Europe’s path to digital sovereignty will be paved with 5G technology

An augmented reality demonstration at Ericsson's 5G mobile data service and Internet of Things (IoT) Corda Campus in Hasselt, Belgium.
Dario Pignatelli—Bloomberg/Getty Images

Europe can achieve much in its quest for digital sovereignty by boosting its capacity for innovation, especially in the field of telecommunications.

Finland’s Nokia and Sweden’s Ericsson are two of the world’s preeminent telecommunications equipment manufacturers but their position is not assured. China’s Huawei remains the global leader in the telecommunications infrastructure market. In response to U.S. efforts to curtail its activity in developed markets—which contributed substantially to Nokia and Ericsson’s resurgence—Huawei is focusing on emerging markets, where it can undercut competitor pricing by 30 percent.

To preserve European technology leadership in telecommunications, Europe should lead on open radio access networks (open RAN) technologies instead of opposing them.

Open RAN is a fundamental rethink of how wireless networks run. While previously networks used one hardware vendor, open RAN uses software to enable multiple hardware vendors to be used. This helps lower costs and allows for newer entrants to the wireless infrastructure market.

Nokia and Ericsson acknowledge this. At the same time, both companies offer critiques of open RAN. This is no surprise given that rapid adoption of open RAN would upend their current hardware-centered business model.

Some European analysts have also expressed concerns about the presence of Chinese companies in the O-RAN Alliance, an industry grouping dedicated to setting open RAN specifications. They argue the U.S., Japan, and Europe should not move forward with open RAN technology because Chinese companies are involved in standardizing it.

By this logic, no 5G deployments would be acceptable because of the involvement of Chinese firms in 3GPP, the 5G standard-setting body. Companies from any democracies shouldn’t be working alongside Chinese providers in standard-setting bodies.

However, the EU and fellow techno-democracies must not cede technological leadership and standard-setting power to China, potentially creating a separate tech ecosystem.

Instead, EU leaders should make open RAN a centerpiece of its digital sovereignty strategy–and reap the benefits. Open RAN promises greater vendor diversity. New entrants are attracted to the massive 5G service market—projected to reach $85 billion by 2024—because the barriers to entry in software are lower. This is already happening in the U.S., and Europe has all the elements in place to do the same. Greater vendor diversity is key to ensuring safer 5G networks, according to the EU coordinated risk assessment of the cybersecurity of 5G networks and the 2021 Prague Proposals on Supplier Diversity.
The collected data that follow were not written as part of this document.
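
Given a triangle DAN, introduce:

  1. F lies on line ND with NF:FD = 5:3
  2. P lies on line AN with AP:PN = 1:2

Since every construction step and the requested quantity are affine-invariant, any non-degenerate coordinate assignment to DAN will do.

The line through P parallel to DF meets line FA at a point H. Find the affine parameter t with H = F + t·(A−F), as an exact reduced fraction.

Choose coordinates D = (0, 0), A = (1, 0), N = (0, 1).
1. F lies on line ND with NF:FD = 5:3 ⇒ F = (0, 3/8)
2. P lies on line AN with AP:PN = 1:2 ⇒ P = (2/3, 1/3)
through P parallel to DF: direction (0, 3/8); meets FA at H = (2/3, 1/8)
H = F + t·(A−F) with t = 2/3

t = 2/3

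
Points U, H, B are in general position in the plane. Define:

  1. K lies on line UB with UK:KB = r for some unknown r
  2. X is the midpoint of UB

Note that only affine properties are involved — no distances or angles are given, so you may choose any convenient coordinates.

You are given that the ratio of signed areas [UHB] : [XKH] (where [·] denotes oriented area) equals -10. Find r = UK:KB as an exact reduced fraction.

r = 3/2

Work in coordinates with U = (0, 0), H = (1, 0), B = (0, 1).
1. With UK:KB = r, write λ = r/(r+1) so K = U + λ·(B−U); K is affine-linear in λ
2. X is the midpoint of UB ⇒ X = (0, 1/2)
Every point depending on K is an affine combination of K and λ-independent points, so each such coordinate is linear in λ; the λ² term in each signed area is a multiple of (B−U)×(B−U) = 0, so 2·[UHB] and 2·[XKH] are each linear in λ. Evaluating at λ=0 and λ=1:
  2·[UHB] = 1,   2·[XKH] = −λ + 1/2
So [UHB]:[XKH] = (1) / (−λ + 1/2). Setting this equal to -10:
  1 = -10·(−λ + 1/2)  ⇒  λ = 3/5
Then r = λ/(1−λ) = (3/5)/(2/5) = 3/2. Check: with r = 3/2, K = (0, 3/5) and [UHB]:[XKH] = -10 as required.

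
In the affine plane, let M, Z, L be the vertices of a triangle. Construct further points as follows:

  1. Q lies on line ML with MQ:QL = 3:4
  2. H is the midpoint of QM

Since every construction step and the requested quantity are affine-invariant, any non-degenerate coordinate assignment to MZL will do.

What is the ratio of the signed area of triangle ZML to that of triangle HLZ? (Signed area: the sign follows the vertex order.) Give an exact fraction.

[ZML]:[HLZ] = 14/11

Choose coordinates M = (0, 0), Z = (1, 0), L = (0, 1).
1. Q lies on line ML with MQ:QL = 3:4 ⇒ Q = (0, 3/7)
2. H is the midpoint of QM ⇒ H = (0, 3/14)
2·[ZML] = -1, 2·[HLZ] = -11/14
[ZML]:[HLZ] = -1:-11/14 = 14/11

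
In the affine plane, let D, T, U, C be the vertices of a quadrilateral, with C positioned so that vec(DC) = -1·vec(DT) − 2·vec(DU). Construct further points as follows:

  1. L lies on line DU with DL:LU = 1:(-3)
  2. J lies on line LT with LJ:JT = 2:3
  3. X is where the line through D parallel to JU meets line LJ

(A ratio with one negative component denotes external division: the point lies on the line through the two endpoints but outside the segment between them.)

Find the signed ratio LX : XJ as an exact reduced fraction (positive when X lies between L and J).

Choose coordinates D = (0, 0), T = (1, 0), U = (0, 1), C = (-1, -2).
1. L lies on line DU with DL:LU = 1:(-3) ⇒ L = (0, -1/2)
2. J lies on line LT with LJ:JT = 2:3 ⇒ J = (2/5, -3/10)
3. X is where the line through D parallel to JU meets line LJ ⇒ X = (2/15, -13/30)
X = L + t·(J−L) with t = 1/3, so LX:XJ = t:(1−t) = 1/3:2/3

LX:XJ = 1/2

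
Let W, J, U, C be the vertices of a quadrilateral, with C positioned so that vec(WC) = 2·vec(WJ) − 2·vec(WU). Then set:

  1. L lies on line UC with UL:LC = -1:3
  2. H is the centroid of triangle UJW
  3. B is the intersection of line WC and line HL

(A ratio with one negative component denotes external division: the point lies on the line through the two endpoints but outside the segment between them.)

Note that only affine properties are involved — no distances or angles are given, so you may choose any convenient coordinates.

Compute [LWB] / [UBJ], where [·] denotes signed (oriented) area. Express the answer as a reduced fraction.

Set W = (0, 0), J = (1, 0), U = (0, 1), C = (2, -2); any affine frame gives the same invariant.
1. L lies on line UC with UL:LC = -1:3 ⇒ L = (-1, 5/2)
2. H is the centroid of triangle UJW ⇒ H = (1/3, 1/3)
3. B is the intersection of line WC and line HL ⇒ B = (7/5, -7/5)
2·[LWB] = 21/10, 2·[UBJ] = 1
[LWB]:[UBJ] = 21/10:1 = 21/10

[LWB]:[UBJ] = 21/10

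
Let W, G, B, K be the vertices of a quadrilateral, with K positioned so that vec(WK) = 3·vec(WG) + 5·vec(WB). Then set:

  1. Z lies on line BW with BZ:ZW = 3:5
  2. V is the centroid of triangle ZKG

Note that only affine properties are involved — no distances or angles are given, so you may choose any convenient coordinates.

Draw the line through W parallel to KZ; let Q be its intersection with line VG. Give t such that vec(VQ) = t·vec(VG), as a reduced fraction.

t = -1/20

Set W = (0, 0), G = (1, 0), B = (0, 1), K = (3, 5); any affine frame gives the same invariant.
1. Z lies on line BW with BZ:ZW = 3:5 ⇒ Z = (0, 5/8)
2. V is the centroid of triangle ZKG ⇒ V = (4/3, 15/8)
through W parallel to KZ: direction (-3, -35/8); meets VG at Q = (27/20, 63/32)
Q = V + t·(G−V) with t = -1/20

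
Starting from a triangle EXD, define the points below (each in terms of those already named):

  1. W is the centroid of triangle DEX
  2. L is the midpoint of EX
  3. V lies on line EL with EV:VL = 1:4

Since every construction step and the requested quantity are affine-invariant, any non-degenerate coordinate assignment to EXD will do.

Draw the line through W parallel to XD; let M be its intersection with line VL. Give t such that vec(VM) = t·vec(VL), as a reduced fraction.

Assign E = (0, 0), X = (1, 0), D = (0, 1) — the answer is frame-independent, so this choice is without loss of generality.
1. W is the centroid of triangle DEX ⇒ W = (1/3, 1/3)
2. L is the midpoint of EX ⇒ L = (1/2, 0)
3. V lies on line EL with EV:VL = 1:4 ⇒ V = (1/10, 0)
through W parallel to XD: direction (-1, 1); meets VL at M = (2/3, 0)
M = V + t·(L−V) with t = 17/12

t = 17/12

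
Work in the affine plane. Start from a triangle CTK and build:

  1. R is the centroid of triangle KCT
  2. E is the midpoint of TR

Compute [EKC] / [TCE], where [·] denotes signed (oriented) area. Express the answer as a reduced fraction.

[EKC]:[TCE] = -4

Assign C = (0, 0), T = (1, 0), K = (0, 1) — the answer is frame-independent, so this choice is without loss of generality.
1. R is the centroid of triangle KCT ⇒ R = (1/3, 1/3)
2. E is the midpoint of TR ⇒ E = (2/3, 1/6)
2·[EKC] = 2/3, 2·[TCE] = -1/6
[EKC]:[TCE] = 2/3:-1/6 = -4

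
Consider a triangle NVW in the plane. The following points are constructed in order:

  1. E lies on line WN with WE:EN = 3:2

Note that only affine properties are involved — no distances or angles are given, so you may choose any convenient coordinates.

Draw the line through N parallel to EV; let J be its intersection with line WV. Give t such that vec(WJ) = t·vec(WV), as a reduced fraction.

t = 5/3

Work in coordinates with N = (0, 0), V = (1, 0), W = (0, 1).
1. E lies on line WN with WE:EN = 3:2 ⇒ E = (0, 2/5)
through N parallel to EV: direction (1, -2/5); meets WV at J = (5/3, -2/3)
J = W + t·(V−W) with t = 5/3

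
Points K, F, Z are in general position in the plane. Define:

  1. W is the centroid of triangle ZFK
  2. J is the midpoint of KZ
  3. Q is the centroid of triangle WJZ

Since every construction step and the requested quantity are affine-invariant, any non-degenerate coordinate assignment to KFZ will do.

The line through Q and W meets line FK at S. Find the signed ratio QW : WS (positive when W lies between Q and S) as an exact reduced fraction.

Choose coordinates K = (0, 0), F = (1, 0), Z = (0, 1).
1. W is the centroid of triangle ZFK ⇒ W = (1/3, 1/3)
2. J is the midpoint of KZ ⇒ J = (0, 1/2)
3. Q is the centroid of triangle WJZ ⇒ Q = (1/9, 11/18)
line QW meets FK at S = (3/5, 0)
W = Q + t·(S−Q) with t = 5/11, so QW:WS = 5/11:6/11

QW:WS = 5/6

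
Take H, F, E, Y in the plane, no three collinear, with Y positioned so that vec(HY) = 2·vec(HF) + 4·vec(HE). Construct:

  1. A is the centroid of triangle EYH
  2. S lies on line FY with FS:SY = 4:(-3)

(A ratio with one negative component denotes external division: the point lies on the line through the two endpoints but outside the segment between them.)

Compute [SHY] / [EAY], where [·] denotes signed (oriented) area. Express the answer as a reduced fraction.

[SHY]:[EAY] = 18

Set H = (0, 0), F = (1, 0), E = (0, 1), Y = (2, 4); any affine frame gives the same invariant.
1. A is the centroid of triangle EYH ⇒ A = (2/3, 5/3)
2. S lies on line FY with FS:SY = 4:(-3) ⇒ S = (5, 16)
2·[SHY] = 12, 2·[EAY] = 2/3
[SHY]:[EAY] = 12:2/3 = 18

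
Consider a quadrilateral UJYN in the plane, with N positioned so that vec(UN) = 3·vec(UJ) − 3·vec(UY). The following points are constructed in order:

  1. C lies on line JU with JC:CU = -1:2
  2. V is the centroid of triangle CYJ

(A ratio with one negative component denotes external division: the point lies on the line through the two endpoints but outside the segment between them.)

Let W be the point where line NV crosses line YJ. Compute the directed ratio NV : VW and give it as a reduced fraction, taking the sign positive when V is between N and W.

Work in coordinates with U = (0, 0), J = (1, 0), Y = (0, 1), N = (3, -3).
1. C lies on line JU with JC:CU = -1:2 ⇒ C = (2, 0)
2. V is the centroid of triangle CYJ ⇒ V = (1, 1/3)
line NV meets YJ at W = (3/2, -1/2)
V = N + t·(W−N) with t = 4/3, so NV:VW = 4/3:-1/3

NV:VW = -4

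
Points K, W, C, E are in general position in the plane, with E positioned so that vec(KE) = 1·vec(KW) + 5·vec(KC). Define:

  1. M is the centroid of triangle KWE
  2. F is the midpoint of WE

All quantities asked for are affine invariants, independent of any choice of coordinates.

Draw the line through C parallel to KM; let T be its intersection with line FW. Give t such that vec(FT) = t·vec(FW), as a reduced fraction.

Assign K = (0, 0), W = (1, 0), C = (0, 1), E = (1, 5) — the answer is frame-independent, so this choice is without loss of generality.
1. M is the centroid of triangle KWE ⇒ M = (2/3, 5/3)
2. F is the midpoint of WE ⇒ F = (1, 5/2)
through C parallel to KM: direction (2/3, 5/3); meets FW at T = (1, 7/2)
T = F + t·(W−F) with t = -2/5

t = -2/5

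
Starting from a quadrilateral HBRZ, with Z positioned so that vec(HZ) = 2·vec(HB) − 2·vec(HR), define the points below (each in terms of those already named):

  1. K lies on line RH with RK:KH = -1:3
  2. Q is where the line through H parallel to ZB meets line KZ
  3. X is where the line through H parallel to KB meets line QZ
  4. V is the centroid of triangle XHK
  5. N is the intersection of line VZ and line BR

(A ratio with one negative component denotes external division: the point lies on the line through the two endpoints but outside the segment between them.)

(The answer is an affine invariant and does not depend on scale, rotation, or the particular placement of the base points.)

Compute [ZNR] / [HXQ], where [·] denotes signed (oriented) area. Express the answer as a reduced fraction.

[ZNR]:[HXQ] = 1/9

Set H = (0, 0), B = (1, 0), R = (0, 1), Z = (2, -2); any affine frame gives the same invariant.
1. K lies on line RH with RK:KH = -1:3 ⇒ K = (0, 3/2)
2. Q is where the line through H parallel to ZB meets line KZ ⇒ Q = (-6, 12)
3. X is where the line through H parallel to KB meets line QZ ⇒ X = (6, -9)
4. V is the centroid of triangle XHK ⇒ V = (2, -5/2)
5. N is the intersection of line VZ and line BR ⇒ N = (2, -1)
2·[ZNR] = 2, 2·[HXQ] = 18
[ZNR]:[HXQ] = 2:18 = 1/9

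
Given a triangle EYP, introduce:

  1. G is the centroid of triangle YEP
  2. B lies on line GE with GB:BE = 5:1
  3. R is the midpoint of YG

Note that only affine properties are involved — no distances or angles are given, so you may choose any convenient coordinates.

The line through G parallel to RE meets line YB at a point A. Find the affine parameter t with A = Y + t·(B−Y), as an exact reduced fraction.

t = 12/7

Set E = (0, 0), Y = (1, 0), P = (0, 1); any affine frame gives the same invariant.
1. G is the centroid of triangle YEP ⇒ G = (1/3, 1/3)
2. B lies on line GE with GB:BE = 5:1 ⇒ B = (1/18, 1/18)
3. R is the midpoint of YG ⇒ R = (2/3, 1/6)
through G parallel to RE: direction (-2/3, -1/6); meets YB at A = (-13/21, 2/21)
A = Y + t·(B−Y) with t = 12/7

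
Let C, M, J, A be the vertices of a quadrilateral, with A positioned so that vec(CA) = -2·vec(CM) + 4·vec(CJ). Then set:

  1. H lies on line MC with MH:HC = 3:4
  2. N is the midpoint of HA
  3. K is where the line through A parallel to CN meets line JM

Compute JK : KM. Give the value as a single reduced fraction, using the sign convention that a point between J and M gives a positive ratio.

Choose coordinates C = (0, 0), M = (1, 0), J = (0, 1), A = (-2, 4).
1. H lies on line MC with MH:HC = 3:4 ⇒ H = (4/7, 0)
2. N is the midpoint of HA ⇒ N = (-5/7, 2)
3. K is where the line through A parallel to CN meets line JM ⇒ K = (-13/9, 22/9)
K = J + t·(M−J) with t = -13/9, so JK:KM = t:(1−t) = -13/9:22/9

JK:KM = -13/22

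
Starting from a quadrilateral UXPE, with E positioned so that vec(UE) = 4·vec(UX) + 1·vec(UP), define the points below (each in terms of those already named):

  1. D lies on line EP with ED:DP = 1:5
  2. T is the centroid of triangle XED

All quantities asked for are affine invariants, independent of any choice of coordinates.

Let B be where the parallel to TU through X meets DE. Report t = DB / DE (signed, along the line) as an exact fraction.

Assign U = (0, 0), X = (1, 0), P = (0, 1), E = (4, 1) — the answer is frame-independent, so this choice is without loss of generality.
1. D lies on line EP with ED:DP = 1:5 ⇒ D = (10/3, 1)
2. T is the centroid of triangle XED ⇒ T = (25/9, 2/3)
through X parallel to TU: direction (-25/9, -2/3); meets DE at B = (31/6, 1)
B = D + t·(E−D) with t = 11/4

t = 11/4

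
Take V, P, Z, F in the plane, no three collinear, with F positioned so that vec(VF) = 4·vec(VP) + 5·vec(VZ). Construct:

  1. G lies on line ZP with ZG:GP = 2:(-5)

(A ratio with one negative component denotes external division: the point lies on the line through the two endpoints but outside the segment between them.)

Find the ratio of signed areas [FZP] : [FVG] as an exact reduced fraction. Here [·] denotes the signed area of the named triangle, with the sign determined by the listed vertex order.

Choose coordinates V = (0, 0), P = (1, 0), Z = (0, 1), F = (4, 5).
1. G lies on line ZP with ZG:GP = 2:(-5) ⇒ G = (-2/3, 5/3)
2·[FZP] = 8, 2·[FVG] = -10
[FZP]:[FVG] = 8:-10 = -4/5

[FZP]:[FVG] = -4/5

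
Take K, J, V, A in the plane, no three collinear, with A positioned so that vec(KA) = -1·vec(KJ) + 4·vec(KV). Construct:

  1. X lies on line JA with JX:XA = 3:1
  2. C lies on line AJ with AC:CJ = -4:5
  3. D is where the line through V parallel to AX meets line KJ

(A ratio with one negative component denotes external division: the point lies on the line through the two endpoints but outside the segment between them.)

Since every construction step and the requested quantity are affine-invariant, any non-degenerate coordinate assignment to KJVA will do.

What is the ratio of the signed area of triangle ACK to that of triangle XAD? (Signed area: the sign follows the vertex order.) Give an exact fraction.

[ACK]:[XAD] = 32

Assign K = (0, 0), J = (1, 0), V = (0, 1), A = (-1, 4) — the answer is frame-independent, so this choice is without loss of generality.
1. X lies on line JA with JX:XA = 3:1 ⇒ X = (-1/2, 3)
2. C lies on line AJ with AC:CJ = -4:5 ⇒ C = (-9, 20)
3. D is where the line through V parallel to AX meets line KJ ⇒ D = (1/2, 0)
2·[ACK] = 16, 2·[XAD] = 1/2
[ACK]:[XAD] = 16:1/2 = 32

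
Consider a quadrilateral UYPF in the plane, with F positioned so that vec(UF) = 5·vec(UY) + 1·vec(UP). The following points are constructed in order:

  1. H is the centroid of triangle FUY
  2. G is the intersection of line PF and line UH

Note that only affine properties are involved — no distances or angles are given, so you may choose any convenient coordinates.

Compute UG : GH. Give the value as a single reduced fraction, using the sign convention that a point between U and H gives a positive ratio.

Set U = (0, 0), Y = (1, 0), P = (0, 1), F = (5, 1); any affine frame gives the same invariant.
1. H is the centroid of triangle FUY ⇒ H = (2, 1/3)
2. G is the intersection of line PF and line UH ⇒ G = (6, 1)
G = U + t·(H−U) with t = 3, so UG:GH = t:(1−t) = 3:-2

UG:GH = -3/2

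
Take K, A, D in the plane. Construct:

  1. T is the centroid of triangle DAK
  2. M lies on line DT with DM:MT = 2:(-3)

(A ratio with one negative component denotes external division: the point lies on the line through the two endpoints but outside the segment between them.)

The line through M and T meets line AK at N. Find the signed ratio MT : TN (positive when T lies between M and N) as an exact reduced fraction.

Assign K = (0, 0), A = (1, 0), D = (0, 1) — the answer is frame-independent, so this choice is without loss of generality.
1. T is the centroid of triangle DAK ⇒ T = (1/3, 1/3)
2. M lies on line DT with DM:MT = 2:(-3) ⇒ M = (-2/3, 7/3)
line MT meets AK at N = (1/2, 0)
T = M + t·(N−M) with t = 6/7, so MT:TN = 6/7:1/7

MT:TN = 6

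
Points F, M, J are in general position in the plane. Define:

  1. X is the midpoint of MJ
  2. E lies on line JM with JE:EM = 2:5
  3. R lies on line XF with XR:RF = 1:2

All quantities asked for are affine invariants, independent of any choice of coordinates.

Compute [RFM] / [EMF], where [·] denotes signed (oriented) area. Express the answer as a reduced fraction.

Assign F = (0, 0), M = (1, 0), J = (0, 1) — the answer is frame-independent, so this choice is without loss of generality.
1. X is the midpoint of MJ ⇒ X = (1/2, 1/2)
2. E lies on line JM with JE:EM = 2:5 ⇒ E = (2/7, 5/7)
3. R lies on line XF with XR:RF = 1:2 ⇒ R = (1/3, 1/3)
2·[RFM] = 1/3, 2·[EMF] = -5/7
[RFM]:[EMF] = 1/3:-5/7 = -7/15

[RFM]:[EMF] = -7/15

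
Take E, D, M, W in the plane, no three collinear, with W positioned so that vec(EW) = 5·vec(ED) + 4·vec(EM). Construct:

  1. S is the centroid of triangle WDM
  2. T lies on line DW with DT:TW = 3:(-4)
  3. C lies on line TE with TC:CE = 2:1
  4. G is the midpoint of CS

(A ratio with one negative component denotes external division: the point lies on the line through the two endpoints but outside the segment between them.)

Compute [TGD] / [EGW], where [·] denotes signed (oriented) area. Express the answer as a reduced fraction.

[TGD]:[EGW] = -16/5

Work in coordinates with E = (0, 0), D = (1, 0), M = (0, 1), W = (5, 4).
1. S is the centroid of triangle WDM ⇒ S = (2, 5/3)
2. T lies on line DW with DT:TW = 3:(-4) ⇒ T = (-11, -12)
3. C lies on line TE with TC:CE = 2:1 ⇒ C = (-11/3, -4)
4. G is the midpoint of CS ⇒ G = (-5/6, -7/6)
2·[TGD] = -8, 2·[EGW] = 5/2
[TGD]:[EGW] = -8:5/2 = -16/5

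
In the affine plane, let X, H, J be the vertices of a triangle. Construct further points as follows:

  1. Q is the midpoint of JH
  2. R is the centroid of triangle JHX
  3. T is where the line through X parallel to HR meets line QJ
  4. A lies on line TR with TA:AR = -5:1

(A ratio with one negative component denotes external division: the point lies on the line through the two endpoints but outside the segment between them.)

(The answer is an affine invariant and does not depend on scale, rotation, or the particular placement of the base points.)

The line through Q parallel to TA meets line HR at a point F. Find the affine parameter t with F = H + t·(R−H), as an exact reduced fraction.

t = -1/2

Choose coordinates X = (0, 0), H = (1, 0), J = (0, 1).
1. Q is the midpoint of JH ⇒ Q = (1/2, 1/2)
2. R is the centroid of triangle JHX ⇒ R = (1/3, 1/3)
3. T is where the line through X parallel to HR meets line QJ ⇒ T = (2, -1)
4. A lies on line TR with TA:AR = -5:1 ⇒ A = (-1/12, 2/3)
through Q parallel to TA: direction (-25/12, 5/3); meets HR at F = (4/3, -1/6)
F = H + t·(R−H) with t = -1/2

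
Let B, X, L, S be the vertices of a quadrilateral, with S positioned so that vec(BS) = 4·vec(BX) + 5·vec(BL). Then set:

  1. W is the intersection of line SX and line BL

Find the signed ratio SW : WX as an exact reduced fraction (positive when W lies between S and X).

Work in coordinates with B = (0, 0), X = (1, 0), L = (0, 1), S = (4, 5).
1. W is the intersection of line SX and line BL ⇒ W = (0, -5/3)
W = S + t·(X−S) with t = 4/3, so SW:WX = t:(1−t) = 4/3:-1/3

SW:WX = -4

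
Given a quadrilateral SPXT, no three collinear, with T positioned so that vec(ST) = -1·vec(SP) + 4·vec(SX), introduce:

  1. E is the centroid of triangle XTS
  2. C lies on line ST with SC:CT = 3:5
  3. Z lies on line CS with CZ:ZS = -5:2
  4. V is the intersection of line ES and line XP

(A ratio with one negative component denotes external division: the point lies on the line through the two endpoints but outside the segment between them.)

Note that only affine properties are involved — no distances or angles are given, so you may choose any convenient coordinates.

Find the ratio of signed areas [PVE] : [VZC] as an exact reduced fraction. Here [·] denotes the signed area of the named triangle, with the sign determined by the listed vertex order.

Assign S = (0, 0), P = (1, 0), X = (0, 1), T = (-1, 4) — the answer is frame-independent, so this choice is without loss of generality.
1. E is the centroid of triangle XTS ⇒ E = (-1/3, 5/3)
2. C lies on line ST with SC:CT = 3:5 ⇒ C = (-3/8, 3/2)
3. Z lies on line CS with CZ:ZS = -5:2 ⇒ Z = (1/4, -1)
4. V is the intersection of line ES and line XP ⇒ V = (-1/4, 5/4)
2·[PVE] = -5/12, 2·[VZC] = -5/32
[PVE]:[VZC] = -5/12:-5/32 = 8/3

[PVE]:[VZC] = 8/3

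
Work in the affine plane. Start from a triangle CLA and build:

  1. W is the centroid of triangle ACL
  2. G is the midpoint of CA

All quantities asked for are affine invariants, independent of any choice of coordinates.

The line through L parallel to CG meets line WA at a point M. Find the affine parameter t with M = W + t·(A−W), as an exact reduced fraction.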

Open RAN rollouts are often less expensive, making it a compelling option for countries lured by Huawei’s cheap 5G offerings. This provides European firms, new and incumbent, with a competitive edge over Chinese firms such as Huawei. Open RAN rollouts could also strengthen Nokia’s and Ericsson’s market positions in third countries, where Beijing is championing Huawei through the Belt and Road Initiative.

Finally, there is an opportunity for multilateral collaboration in research, security, and standard-setting. Governments, such as those of Japan and the U.K., have made open RAN and virtualized networks the cornerstone of their strategic planning. Recently, the U.K. announced its goal for 35% of mobile network traffic to be carried over virtualized networks by 2030. Similarly, U.S. Secretary of Commerce Gina M. Raimondo and Executive Vice-President of the European Commission Margrethe Vestager jointly highlighted open RAN as a way to improve U.S. and EU network security.

Initiatives by European lawmakers could form the foundation of a comprehensive risk assessment and risk mitigation strategy. European leadership in open RAN would also help to advance telecommunications standards that are essential for long-term European competitiveness in this key space. 

The shift to virtualized networks such as open RAN for telecommunications infrastructure is well underway. Virtualized networks will be essential to ensuring that future communications networks are open and interoperable. Europe, the U.S., and their like-minded partners should not squander the opportunity to shape the future of this technology.

Martijn Rasser is a senior fellow and director of the Technology and National Security Program at the Center for a New American Security. Carisa Nietsche is an associate fellow for the Transatlantic Security Program at the Center for a New American Security.